UNLABELLED: Z alpha-1 antitrypsin (AAT) deficiency is a genetic disease associated with accumulation of misfolded AAT in the endoplasmic reticulum (ER) of hepatocytes. ZAAT-expressing cells display ER stress responses including nuclear factor kappaB activation and apoptosis. Using an in vitro model of ZAAT ER accumulation, we investigated the mechanism of ZAAT-mediated ER-induced apoptosis and evaluated methods to inhibit this process. Here we demonstrate that expression of ZAAT, but not normal MAAT, in HEK293 cells leads to cleavage and activation of caspase-4 and induces apoptosis that is characterized by activation of caspase-3 and caspase-7 and DNA fragmentation. Similar effects are also induced using the ER agonist thapsigargin. A caspase-4-specific short interfering RNA (siRNA) does not impair ZAAT-induced caspase-3/7 activation or cell death in these cells.
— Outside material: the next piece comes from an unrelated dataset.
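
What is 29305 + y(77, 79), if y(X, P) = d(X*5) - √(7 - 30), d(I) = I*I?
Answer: 177530 - I*√23 ≈ 1.7753e+5 - 4.7958*I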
However, inhibition studies performed using tauroursodeoxycholic acid (TUDCA) demonstrate its ability to inhibit caspase-4 and caspase-3/7 activation, mitochondrial cytochrome c release, and caspase-3 cleavage induced by ZAAT and to promote cell survival. The mechanism by which TUDCA (tauroursodeoxycholic acid) promotes cell survival in ZAAT-expressing cells involves phosphorylation and inactivation of the proapoptotic factor Bad. TUDCA is unable to rescue cells from apoptosis or phosphorylate Bad in the presence of LY294002, a selective P-I-3-kinase inhibitor. CONCLUSION: These data show that caspase-4 is not essential for ZAAT-induced apoptosis in HEK293 cells and implicates P-I-3-kinase and Bad as potential therapeutic targets for the liver disease associated with ZAAT deficiency.